Prostate high dose-rate brachytherapy as monotherapy for prostate cancer: Late toxicity and patient reported outcomes from a randomized phase II clinical trial.

BACKGROUND AND PURPOSE: Long-term toxicity of high dose-rate brachytherapy as monotherapy for prostate cancer is not well defined. We report late toxicity and health related quality of life (HRQOL) changes from a randomized phase II clinical trial of two different fractionation schemes. MATERIALS AND METHODS: Eligible patients had NCCN low or intermediate risk prostate cancer. 170 patients were randomized to receive either a single 19 Gy or two-fractions of 13.5 Gy one week apart. Toxicity was measured using Common Terminology for Adverse Events (CTCAE) v4.0, and HRQOL was measured using the Expanded Prostate Index Composite (EPIC). RESULTS: Median follow-up was 63 months. The 5-year cumulative incidence of Grade 2 or higher genitourinary (GU) and gastrointestinal (GI) toxicity was 62% and 12% in the single-fraction arm, and 47% and 9% in the two-fraction arm, respectively. Grade 3 GU toxicity was only seen in the single fraction arm with a cumulative incidence of 2%. The 5-year prevalence of Grade 2 GU toxicity was 29% and 21%, in the single- and two-fraction arms, respectively, with Grade 2 GI toxicity of 1% and 2%. Beyond the first year, no significant differences in mean urinary HRQOL were seen compared to baseline in the two-fraction arm, in contrast to the single-fraction arm where a decline in urinary HRQOL was seen at 4 and 5 years.
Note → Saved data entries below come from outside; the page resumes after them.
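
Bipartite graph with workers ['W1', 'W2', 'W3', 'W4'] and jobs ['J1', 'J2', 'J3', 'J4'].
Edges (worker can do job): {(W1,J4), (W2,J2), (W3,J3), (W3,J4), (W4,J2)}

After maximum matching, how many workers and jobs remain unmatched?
Unmatched: 1 workers, 1 jobs

Maximum matching size: 3
Workers: 4 total, 3 matched, 1 unmatched
Jobs: 4 total, 3 matched, 1 unmatched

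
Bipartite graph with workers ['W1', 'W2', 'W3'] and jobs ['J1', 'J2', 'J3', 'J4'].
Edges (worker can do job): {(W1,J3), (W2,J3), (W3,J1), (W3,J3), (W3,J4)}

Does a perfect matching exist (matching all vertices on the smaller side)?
No, maximum matching has size 2 < 3

Maximum matching has size 2, need 3 for perfect matching.
Unmatched workers: ['W2']
Unmatched jobs: ['J1', 'J2']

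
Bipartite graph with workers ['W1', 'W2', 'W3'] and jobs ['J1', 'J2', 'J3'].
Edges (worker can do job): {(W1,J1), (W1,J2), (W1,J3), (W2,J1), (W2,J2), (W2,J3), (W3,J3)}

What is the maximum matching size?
Maximum matching size = 3

Maximum matching: {(W1,J1), (W2,J2), (W3,J3)}
Size: 3

This assigns 3 workers to 3 distinct jobs.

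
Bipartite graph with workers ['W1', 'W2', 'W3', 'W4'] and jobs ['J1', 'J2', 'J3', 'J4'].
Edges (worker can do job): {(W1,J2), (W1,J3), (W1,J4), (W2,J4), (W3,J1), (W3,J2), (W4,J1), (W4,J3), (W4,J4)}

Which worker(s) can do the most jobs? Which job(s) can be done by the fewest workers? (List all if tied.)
Most versatile: W1, W4 (3 jobs); Least covered: J1, J2, J3 (2 workers)

Worker degrees (jobs they can do): W1:3, W2:1, W3:2, W4:3
Job degrees (workers who can do it): J1:2, J2:2, J3:2, J4:3

Maximum worker degree is 3, achieved by: W1, W4
Minimum job degree is 2, achieved by: J1, J2, J3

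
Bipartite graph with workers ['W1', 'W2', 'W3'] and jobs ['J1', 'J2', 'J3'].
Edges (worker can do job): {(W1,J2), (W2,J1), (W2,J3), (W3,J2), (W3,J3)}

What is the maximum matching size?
Maximum matching size = 3

Maximum matching: {(W1,J2), (W2,J1), (W3,J3)}
Size: 3

This assigns 3 workers to 3 distinct jobs.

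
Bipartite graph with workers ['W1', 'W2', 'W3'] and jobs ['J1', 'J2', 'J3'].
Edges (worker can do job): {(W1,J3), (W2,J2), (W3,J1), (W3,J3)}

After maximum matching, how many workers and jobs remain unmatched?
Unmatched: 0 workers, 0 jobs

Maximum matching size: 3
Workers: 3 total, 3 matched, 0 unmatched
Jobs: 3 total, 3 matched, 0 unmatched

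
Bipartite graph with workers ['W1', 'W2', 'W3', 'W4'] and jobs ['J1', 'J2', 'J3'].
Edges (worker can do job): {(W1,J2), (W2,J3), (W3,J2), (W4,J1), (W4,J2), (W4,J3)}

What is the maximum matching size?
Maximum matching size = 3

Maximum matching: {(W2,J3), (W3,J2), (W4,J1)}
Size: 3

This assigns 3 workers to 3 distinct jobs.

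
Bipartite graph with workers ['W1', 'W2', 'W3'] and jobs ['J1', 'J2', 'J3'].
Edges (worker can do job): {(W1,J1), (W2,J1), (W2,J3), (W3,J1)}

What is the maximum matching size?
Maximum matching size = 2

Maximum matching: {(W2,J3), (W3,J1)}
Size: 2

This assigns 2 workers to 2 distinct jobs.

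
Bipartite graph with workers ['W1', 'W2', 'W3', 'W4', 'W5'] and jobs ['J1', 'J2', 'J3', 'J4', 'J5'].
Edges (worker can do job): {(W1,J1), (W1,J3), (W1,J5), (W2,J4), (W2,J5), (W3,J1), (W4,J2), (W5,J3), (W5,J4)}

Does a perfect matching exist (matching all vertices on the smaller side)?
Yes, perfect matching exists (size 5)

Perfect matching: {(W1,J3), (W2,J5), (W3,J1), (W4,J2), (W5,J4)}
All 5 vertices on the smaller side are matched.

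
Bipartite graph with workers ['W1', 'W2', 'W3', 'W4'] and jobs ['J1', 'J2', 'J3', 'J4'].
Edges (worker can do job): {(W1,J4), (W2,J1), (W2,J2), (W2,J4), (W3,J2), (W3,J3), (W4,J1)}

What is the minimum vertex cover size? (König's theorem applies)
Minimum vertex cover size = 4

By König's theorem: in bipartite graphs,
min vertex cover = max matching = 4

Maximum matching has size 4, so minimum vertex cover also has size 4.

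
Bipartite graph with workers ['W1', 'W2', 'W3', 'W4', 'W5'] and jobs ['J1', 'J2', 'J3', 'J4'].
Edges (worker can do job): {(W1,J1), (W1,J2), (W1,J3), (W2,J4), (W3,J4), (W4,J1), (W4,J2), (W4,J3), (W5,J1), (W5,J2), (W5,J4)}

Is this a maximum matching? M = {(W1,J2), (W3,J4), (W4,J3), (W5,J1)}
Yes, size 4 is maximum

Proposed matching has size 4.
Maximum matching size for this graph: 4.

This is a maximum matching.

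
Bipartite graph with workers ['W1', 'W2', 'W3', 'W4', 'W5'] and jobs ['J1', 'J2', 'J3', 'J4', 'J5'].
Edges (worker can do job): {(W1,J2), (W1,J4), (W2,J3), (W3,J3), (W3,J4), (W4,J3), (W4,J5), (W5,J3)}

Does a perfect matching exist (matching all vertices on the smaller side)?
No, maximum matching has size 4 < 5

Maximum matching has size 4, need 5 for perfect matching.
Unmatched workers: ['W2']
Unmatched jobs: ['J1']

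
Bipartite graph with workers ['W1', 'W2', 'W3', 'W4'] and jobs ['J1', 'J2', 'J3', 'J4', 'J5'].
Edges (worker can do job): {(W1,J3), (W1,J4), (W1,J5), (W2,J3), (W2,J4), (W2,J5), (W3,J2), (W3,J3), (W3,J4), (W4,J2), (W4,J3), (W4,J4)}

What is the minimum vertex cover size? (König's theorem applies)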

Sexual HRQOL was significantly reduced in both treatment arms at all timepoints, with no changes in the bowel domain. CONCLUSIONS: HDR monotherapy is well tolerated with minimal impact on HRQOL.
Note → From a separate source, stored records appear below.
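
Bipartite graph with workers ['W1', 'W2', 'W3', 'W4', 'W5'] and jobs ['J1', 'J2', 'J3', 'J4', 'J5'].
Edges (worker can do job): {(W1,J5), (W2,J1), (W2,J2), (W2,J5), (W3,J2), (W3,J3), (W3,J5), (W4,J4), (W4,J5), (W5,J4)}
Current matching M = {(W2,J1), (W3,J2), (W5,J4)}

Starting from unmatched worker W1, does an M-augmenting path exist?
Yes: W1 → J5

An M-augmenting path alternates non-matching / matching edges, starting and ending at unmatched vertices.
Path: W1 → J5
(J5 is unmatched in M, so the path is augmenting.)
Flipping edges along this path would increase |M| from 3 to 4.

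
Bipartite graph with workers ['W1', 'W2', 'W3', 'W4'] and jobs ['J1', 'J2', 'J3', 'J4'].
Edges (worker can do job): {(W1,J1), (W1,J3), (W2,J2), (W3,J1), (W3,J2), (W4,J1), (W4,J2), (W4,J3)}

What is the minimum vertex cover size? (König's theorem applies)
Minimum vertex cover size = 3

By König's theorem: in bipartite graphs,
min vertex cover = max matching = 3

Maximum matching has size 3, so minimum vertex cover also has size 3.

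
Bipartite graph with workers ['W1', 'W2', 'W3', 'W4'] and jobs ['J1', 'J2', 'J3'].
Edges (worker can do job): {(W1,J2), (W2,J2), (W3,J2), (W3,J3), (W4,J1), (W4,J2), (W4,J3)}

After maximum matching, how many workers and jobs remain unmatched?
Unmatched: 1 workers, 0 jobs

Maximum matching size: 3
Workers: 4 total, 3 matched, 1 unmatched
Jobs: 3 total, 3 matched, 0 unmatched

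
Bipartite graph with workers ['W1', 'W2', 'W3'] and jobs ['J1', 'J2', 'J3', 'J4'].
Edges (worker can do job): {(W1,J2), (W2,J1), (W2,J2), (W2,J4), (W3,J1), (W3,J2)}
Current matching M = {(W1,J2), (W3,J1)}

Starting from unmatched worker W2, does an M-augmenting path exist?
Yes: W2 → J4

An M-augmenting path alternates non-matching / matching edges, starting and ending at unmatched vertices.
Path: W2 → J4
(J4 is unmatched in M, so the path is augmenting.)
Flipping edges along this path would increase |M| from 2 to 3.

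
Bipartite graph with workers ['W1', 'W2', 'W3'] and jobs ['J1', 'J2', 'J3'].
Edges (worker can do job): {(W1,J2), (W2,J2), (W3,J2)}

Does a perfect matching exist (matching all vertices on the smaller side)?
No, maximum matching has size 1 < 3

Maximum matching has size 1, need 3 for perfect matching.
Unmatched workers: ['W1', 'W2']
Unmatched jobs: ['J3', 'J1']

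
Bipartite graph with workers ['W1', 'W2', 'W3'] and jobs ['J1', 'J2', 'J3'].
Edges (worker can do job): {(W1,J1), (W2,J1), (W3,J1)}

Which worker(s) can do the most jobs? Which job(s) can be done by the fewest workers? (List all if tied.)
Most versatile: W1, W2, W3 (1 jobs); Least covered: J2, J3 (0 workers)

Worker degrees (jobs they can do): W1:1, W2:1, W3:1
Job degrees (workers who can do it): J1:3, J2:0, J3:0

Maximum worker degree is 1, achieved by: W1, W2, W3
Minimum job degree is 0, achieved by: J2, J3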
Elective pelvic nodal irradiation with a simultaneous hypofractionated integrated prostate boost for localized high risk prostate cancer: Long term results from a prospective clinical trial.
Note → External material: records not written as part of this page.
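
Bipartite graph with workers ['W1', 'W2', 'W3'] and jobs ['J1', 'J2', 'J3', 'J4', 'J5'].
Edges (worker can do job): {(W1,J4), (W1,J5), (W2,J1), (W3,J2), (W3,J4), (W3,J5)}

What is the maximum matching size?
Maximum matching size = 3

Maximum matching: {(W1,J4), (W2,J1), (W3,J5)}
Size: 3

This assigns 3 workers to 3 distinct jobs.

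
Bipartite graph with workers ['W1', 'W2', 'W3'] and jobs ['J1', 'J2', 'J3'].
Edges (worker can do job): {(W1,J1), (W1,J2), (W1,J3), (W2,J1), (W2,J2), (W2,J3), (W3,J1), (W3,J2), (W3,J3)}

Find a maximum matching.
Matching: {(W1,J2), (W2,J3), (W3,J1)}

Maximum matching (size 3):
  W1 → J2
  W2 → J3
  W3 → J1

Each worker is assigned to at most one job, and each job to at most one worker.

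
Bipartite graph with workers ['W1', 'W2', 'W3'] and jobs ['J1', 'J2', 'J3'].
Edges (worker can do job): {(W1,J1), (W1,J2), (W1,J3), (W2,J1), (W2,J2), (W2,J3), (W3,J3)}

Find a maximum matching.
Matching: {(W1,J2), (W2,J1), (W3,J3)}

Maximum matching (size 3):
  W1 → J2
  W2 → J1
  W3 → J3

Each worker is assigned to at most one job, and each job to at most one worker.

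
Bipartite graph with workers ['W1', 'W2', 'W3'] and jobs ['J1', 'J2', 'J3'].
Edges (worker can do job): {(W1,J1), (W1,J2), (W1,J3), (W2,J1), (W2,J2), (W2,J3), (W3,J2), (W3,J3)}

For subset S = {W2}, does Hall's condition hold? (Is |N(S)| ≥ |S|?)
Yes: |N(S)| = 3, |S| = 1

Subset S = {W2}
Neighbors N(S) = {J1, J2, J3}

|N(S)| = 3, |S| = 1
Hall's condition: |N(S)| ≥ |S| is satisfied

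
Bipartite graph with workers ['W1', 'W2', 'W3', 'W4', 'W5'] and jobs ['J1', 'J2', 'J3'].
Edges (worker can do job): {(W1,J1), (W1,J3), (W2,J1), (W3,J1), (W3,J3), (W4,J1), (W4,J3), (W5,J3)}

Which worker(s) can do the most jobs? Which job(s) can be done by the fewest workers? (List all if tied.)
Most versatile: W1, W3, W4 (2 jobs); Least covered: J2 (0 workers)

Worker degrees (jobs they can do): W1:2, W2:1, W3:2, W4:2, W5:1
Job degrees (workers who can do it): J1:4, J2:0, J3:4

Maximum worker degree is 2, achieved by: W1, W3, W4
Minimum job degree is 0, achieved by: J2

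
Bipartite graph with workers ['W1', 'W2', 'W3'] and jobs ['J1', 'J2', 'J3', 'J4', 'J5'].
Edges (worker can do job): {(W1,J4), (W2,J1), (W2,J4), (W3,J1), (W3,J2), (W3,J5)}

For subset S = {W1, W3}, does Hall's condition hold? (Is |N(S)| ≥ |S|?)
Yes: |N(S)| = 4, |S| = 2

Subset S = {W1, W3}
Neighbors N(S) = {J1, J2, J4, J5}

|N(S)| = 4, |S| = 2
Hall's condition: |N(S)| ≥ |S| is satisfied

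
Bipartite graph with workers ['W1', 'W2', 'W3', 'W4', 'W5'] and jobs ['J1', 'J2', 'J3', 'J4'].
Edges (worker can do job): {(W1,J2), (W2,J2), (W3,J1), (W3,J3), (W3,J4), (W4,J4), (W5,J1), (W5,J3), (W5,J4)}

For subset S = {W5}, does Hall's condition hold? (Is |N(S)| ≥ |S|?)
Yes: |N(S)| = 3, |S| = 1

Subset S = {W5}
Neighbors N(S) = {J1, J3, J4}

|N(S)| = 3, |S| = 1
Hall's condition: |N(S)| ≥ |S| is satisfied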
BACKGROUND: To report on long-term results of elective pelvic nodal irradiation (EPNI) and a simultaneous hypofractionated prostate boost for high-risk prostate cancer. MATERIALS AND METHODS: This was a prospective single-arm study. Patients with high-risk disease (cT3, PSA >20 ng/mL, or Gleason score 8-10) were eligible. Patients received 45 Gy in 25 fractions to the prostate and pelvic lymph nodes with a simultaneous intensity-modulated radiotherapy boost of 22.5 Gy to the prostate (total dose 67.5 Gy in 25 fractions), with androgen deprivation therapy (ADT) for 2-3 years. The primary endpoint was biochemical failure. Secondary endpoints included distant metastases and overall survival. Multivariable analysis was performed to look for predictive factors. Late toxicity was assessed using CTCAE v3.0. RESULTS: 230 patients enrolled. Median follow-up was 11.2 years (IQR 8.1-12.9). At 10 years, cumulative incidence of biochemical failure was 33.4%, distant metastasis was 16.5%, and overall survival was 76.3%. On multivariable analysis, PSA nadir ≥0.05 ng/mL was associated with biochemical failure (HR 6.8, 95% CI 4-11.8, p < 0.001) and distant metastases (HR 7.5, 95% CI 3.9-14.5, p < 0.0001). PSA nadir ≥0.1 ng/mL (HR 5.2, 95% 2.2-12, p = 0.0001) and ADT use ≤12 months (versus >24 months) (HR 2.3, 95% CI 1.3-3.9, p = 0.004) were associated with worse survival. The 5-year cumulative incidence of any late grade ≥3 gastrointestinal and genitourinary toxicity was 2.3% and 7.5%, respectively. CONCLUSION: EPNI and a simultaneous hypofractionated prostate boost combined with long-term ADT for high-risk prostate cancer resulted in acceptable 10-year biochemical control and survival with low grade ≥3 toxicity.